Riding Through Vinton, Iowa

It took me years to work it out in my schedule, but I finally made it. I had no way to get to the start, but on a last-minute impulse I rode my bike to the edge of my small town, held up a piece of cardboard with RAGBRAI scrawled on it, and put out my thumb.

That’s how I was introduced to one version of RAGBRAI: the drink-in-every-town riders. Though I hadn’t planned it, I had a six-pack in me and had hit two bars before the rented RV pulled into Sioux Center – more than I drank on the rest of the ride combined. The weather was deadly hot, up near 100, so I was hitting the road by 5am after getting an hour or two of sleep in my sweltering tent so that I could pull into the next destination town around noon.
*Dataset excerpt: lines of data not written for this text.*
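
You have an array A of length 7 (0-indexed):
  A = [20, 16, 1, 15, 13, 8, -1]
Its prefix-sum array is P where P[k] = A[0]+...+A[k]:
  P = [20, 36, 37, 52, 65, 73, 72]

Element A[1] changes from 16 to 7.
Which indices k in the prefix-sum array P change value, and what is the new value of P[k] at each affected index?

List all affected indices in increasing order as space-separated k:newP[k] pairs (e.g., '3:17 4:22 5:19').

Answer: 1:27 2:28 3:43 4:56 5:64 6:63

Derivation:
P[k] = A[0] + ... + A[k]
P[k] includes A[1] iff k >= 1
Affected indices: 1, 2, ..., 6; delta = -9
  P[1]: 36 + -9 = 27
  P[2]: 37 + -9 = 28
  P[3]: 52 + -9 = 43
  P[4]: 65 + -9 = 56
  P[5]: 73 + -9 = 64
  P[6]: 72 + -9 = 63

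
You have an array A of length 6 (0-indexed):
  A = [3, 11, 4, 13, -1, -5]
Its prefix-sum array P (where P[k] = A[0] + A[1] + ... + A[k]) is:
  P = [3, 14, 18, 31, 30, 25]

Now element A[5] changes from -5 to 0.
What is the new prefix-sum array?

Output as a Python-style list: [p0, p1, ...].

Change: A[5] -5 -> 0, delta = 5
P[k] for k < 5: unchanged (A[5] not included)
P[k] for k >= 5: shift by delta = 5
  P[0] = 3 + 0 = 3
  P[1] = 14 + 0 = 14
  P[2] = 18 + 0 = 18
  P[3] = 31 + 0 = 31
  P[4] = 30 + 0 = 30
  P[5] = 25 + 5 = 30

Answer: [3, 14, 18, 31, 30, 30]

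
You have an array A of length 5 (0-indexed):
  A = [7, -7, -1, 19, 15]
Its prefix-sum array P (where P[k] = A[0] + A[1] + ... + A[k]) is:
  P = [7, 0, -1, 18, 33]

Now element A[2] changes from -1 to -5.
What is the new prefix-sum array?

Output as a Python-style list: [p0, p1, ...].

Change: A[2] -1 -> -5, delta = -4
P[k] for k < 2: unchanged (A[2] not included)
P[k] for k >= 2: shift by delta = -4
  P[0] = 7 + 0 = 7
  P[1] = 0 + 0 = 0
  P[2] = -1 + -4 = -5
  P[3] = 18 + -4 = 14
  P[4] = 33 + -4 = 29

Answer: [7, 0, -5, 14, 29]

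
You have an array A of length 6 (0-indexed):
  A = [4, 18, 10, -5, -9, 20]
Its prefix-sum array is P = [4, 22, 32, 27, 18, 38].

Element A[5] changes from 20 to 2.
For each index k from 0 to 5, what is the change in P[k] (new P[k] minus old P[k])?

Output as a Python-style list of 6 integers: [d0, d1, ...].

Answer: [0, 0, 0, 0, 0, -18]

Derivation:
Element change: A[5] 20 -> 2, delta = -18
For k < 5: P[k] unchanged, delta_P[k] = 0
For k >= 5: P[k] shifts by exactly -18
Delta array: [0, 0, 0, 0, 0, -18]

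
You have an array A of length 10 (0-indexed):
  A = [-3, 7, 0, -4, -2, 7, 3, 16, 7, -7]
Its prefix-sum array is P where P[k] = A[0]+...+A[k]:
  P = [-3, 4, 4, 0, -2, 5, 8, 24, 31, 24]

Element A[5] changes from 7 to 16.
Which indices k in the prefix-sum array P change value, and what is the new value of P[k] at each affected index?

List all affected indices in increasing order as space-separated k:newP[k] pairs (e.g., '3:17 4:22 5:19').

Answer: 5:14 6:17 7:33 8:40 9:33

Derivation:
P[k] = A[0] + ... + A[k]
P[k] includes A[5] iff k >= 5
Affected indices: 5, 6, ..., 9; delta = 9
  P[5]: 5 + 9 = 14
  P[6]: 8 + 9 = 17
  P[7]: 24 + 9 = 33
  P[8]: 31 + 9 = 40
  P[9]: 24 + 9 = 33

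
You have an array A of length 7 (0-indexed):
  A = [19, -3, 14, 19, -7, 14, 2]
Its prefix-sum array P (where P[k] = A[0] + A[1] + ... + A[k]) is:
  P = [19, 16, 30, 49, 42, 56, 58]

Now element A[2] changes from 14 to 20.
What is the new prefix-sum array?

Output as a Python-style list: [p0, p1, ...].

Answer: [19, 16, 36, 55, 48, 62, 64]

Derivation:
Change: A[2] 14 -> 20, delta = 6
P[k] for k < 2: unchanged (A[2] not included)
P[k] for k >= 2: shift by delta = 6
  P[0] = 19 + 0 = 19
  P[1] = 16 + 0 = 16
  P[2] = 30 + 6 = 36
  P[3] = 49 + 6 = 55
  P[4] = 42 + 6 = 48
  P[5] = 56 + 6 = 62
  P[6] = 58 + 6 = 64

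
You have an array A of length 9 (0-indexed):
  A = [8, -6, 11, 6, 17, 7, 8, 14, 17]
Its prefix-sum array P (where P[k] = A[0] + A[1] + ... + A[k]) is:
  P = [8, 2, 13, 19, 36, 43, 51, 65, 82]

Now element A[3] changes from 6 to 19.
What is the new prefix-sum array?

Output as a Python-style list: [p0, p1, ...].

Answer: [8, 2, 13, 32, 49, 56, 64, 78, 95]

Derivation:
Change: A[3] 6 -> 19, delta = 13
P[k] for k < 3: unchanged (A[3] not included)
P[k] for k >= 3: shift by delta = 13
  P[0] = 8 + 0 = 8
  P[1] = 2 + 0 = 2
  P[2] = 13 + 0 = 13
  P[3] = 19 + 13 = 32
  P[4] = 36 + 13 = 49
  P[5] = 43 + 13 = 56
  P[6] = 51 + 13 = 64
  P[7] = 65 + 13 = 78
  P[8] = 82 + 13 = 95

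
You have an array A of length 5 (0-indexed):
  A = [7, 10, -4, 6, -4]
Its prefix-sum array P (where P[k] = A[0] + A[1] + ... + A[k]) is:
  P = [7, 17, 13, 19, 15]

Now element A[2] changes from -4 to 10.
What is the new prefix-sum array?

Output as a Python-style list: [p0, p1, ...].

Change: A[2] -4 -> 10, delta = 14
P[k] for k < 2: unchanged (A[2] not included)
P[k] for k >= 2: shift by delta = 14
  P[0] = 7 + 0 = 7
  P[1] = 17 + 0 = 17
  P[2] = 13 + 14 = 27
  P[3] = 19 + 14 = 33
  P[4] = 15 + 14 = 29

Answer: [7, 17, 27, 33, 29]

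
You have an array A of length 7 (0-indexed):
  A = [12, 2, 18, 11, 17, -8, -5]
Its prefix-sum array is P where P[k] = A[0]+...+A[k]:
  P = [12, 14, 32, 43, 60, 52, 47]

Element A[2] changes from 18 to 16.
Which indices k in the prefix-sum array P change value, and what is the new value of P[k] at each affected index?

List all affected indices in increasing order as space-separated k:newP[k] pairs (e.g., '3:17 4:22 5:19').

Answer: 2:30 3:41 4:58 5:50 6:45

Derivation:
P[k] = A[0] + ... + A[k]
P[k] includes A[2] iff k >= 2
Affected indices: 2, 3, ..., 6; delta = -2
  P[2]: 32 + -2 = 30
  P[3]: 43 + -2 = 41
  P[4]: 60 + -2 = 58
  P[5]: 52 + -2 = 50
  P[6]: 47 + -2 = 45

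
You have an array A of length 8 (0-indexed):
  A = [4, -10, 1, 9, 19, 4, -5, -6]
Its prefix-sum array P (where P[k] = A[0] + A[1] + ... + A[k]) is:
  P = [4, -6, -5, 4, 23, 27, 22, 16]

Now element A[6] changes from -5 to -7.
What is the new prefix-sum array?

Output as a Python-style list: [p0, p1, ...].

Answer: [4, -6, -5, 4, 23, 27, 20, 14]

Derivation:
Change: A[6] -5 -> -7, delta = -2
P[k] for k < 6: unchanged (A[6] not included)
P[k] for k >= 6: shift by delta = -2
  P[0] = 4 + 0 = 4
  P[1] = -6 + 0 = -6
  P[2] = -5 + 0 = -5
  P[3] = 4 + 0 = 4
  P[4] = 23 + 0 = 23
  P[5] = 27 + 0 = 27
  P[6] = 22 + -2 = 20
  P[7] = 16 + -2 = 14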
The first half of the week was rather miserable except for the wonderful riding conditions we had until about 10 each morning – the miles on the bike were the best thing.

By the end of the week, a huge storm rolled in and cooled it down considerably. My tent wasn’t swamped like some others were, so I was grateful for the storm. I also got to spend a night sleeping on a bed and having a real shower at my nieces’ house. One of my nieces even joined me for the last two days of riding – her first long bike ride, but not her last, though the pain she felt the week after may cause her to reconsider that pledge to ride again next year. The last day’s ride of 70 miles was the best of the trip. The rolling hills and green crops were lit by the best sunrise of the ride, and the air actually had a chill in it as we started the day. It’s enough to almost make me forget the pain in my right knee and the numbness in my left hand. Almost.

Iowa Accents Town by Town

I stopped in almost every town along the way and talked with the locals. I have to admit that I missed one because I actually rode through it before I realized that I was through it – there was one table with water and about six houses. As I rode, I was able to hear some variation in accents from town to town, but it wasn’t so much that each town was different; it was more that each town had some of the same three elements.

One of the elements that was present in all of the accents was the midwest flatness. It’s probably most obvious in the vowel sound in words like pass and ask. This is that distinctly midwestern sound that I discuss in the AccentHelp download for the Central Plains Midwest accent. It’s an overall quality that I heard in the other two accents I tended to hear. It’s as though it’s the neutral version, which is what I grew up speaking. I still made adjustments to it when I began training in acting, but it’s about as close to a standard American accent as we have.

Arriving at the Mississippi River on RAGBRAI 2012

The other two accents I heard from the locals were about elements from the north and south creeping into the local speech. In a single town, I would hear that Central Plains accent, something that sounded much more like a slightly mild version of the Upper Midwest accent, and something that had just a coloring of American Southern accents.

It wasn’t about a geographic difference. Iowa is in that place in between the sounds of Minnesota and Missouri. It’s not as if accents understand legal boundaries. They tend to fade from one place to another and cross over each other. Accents can also be affected by the way people think of themselves, too. I tended to hear the hint of Southern in more farmers, for example, than from the people who lived in town.

It was hot, and it was glorious, and it was a chance for me to really take my time to see and hear the geography shift ever so slowly across the state. It’s been on my bucket list for 40 years. I’m not sure that I’ll do it again – perhaps join in for a day ride or something like that – but I’m grateful that I finally got to check it off and experience the hills of Iowa under my own power. I’m also grateful to be back in my own bed with air conditioning and wifi so that I can write this. It was a great ride – to have finished.